Similarly, the study’s results suggest that being raised in a multilingual environment or the child’s gender does not significantly alter the basic trajectory of language development, at least in terms of the quantity of speech produced by the child.
However, the study is not without limitations. The researchers note that their approach, while expansive, does not allow for detailed analysis of cultural or language-specific differences in language development. Additionally, the findings are based on correlational data, which means that causality cannot be inferred.
Future research directions include further exploration of the causal pathways between adult speech and child language production, as well as the development of machine learning tools that can differentiate between child-directed and overheard speech.
Nevertheless, the study represents a significant step forward in our understanding of language development, emphasizing the universal importance of adult speech over other demographic factors.

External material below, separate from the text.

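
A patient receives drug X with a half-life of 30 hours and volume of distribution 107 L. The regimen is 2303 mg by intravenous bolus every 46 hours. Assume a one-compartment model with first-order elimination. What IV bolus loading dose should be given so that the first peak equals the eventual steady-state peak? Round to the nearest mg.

3519 mg

f = (1/2)^(46/30) ≈ 0.345478; accumulation ratio R = 1/(1−f) ≈ 1.52783.
Loading dose to hit Cmax,ss on first dose: D_load = D_maint·R ≈ 2303 × 1.52783 ≈ 3518.59 mg.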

It opens new avenues for research and potential interventions aimed at supporting language acquisition in young children, highlighting the role of adult interactions in fostering language skills across diverse cultural and linguistic contexts.
The study, “Everyday language input and production in 1,001 children from six continents,” was authored by Elika Bergelson, Melanie Soderstrom, Iris-Corinna Schwarz, Caroline F. Rowland, Nairán Ramírez-Esparza, Lisa R. Hamrick, Ellen Marklund, Marina Kalashnikova, Ava Guez, Marisa Casilla, Lucia Benetti, Petra van Alphen, and Alejandrina Cristia.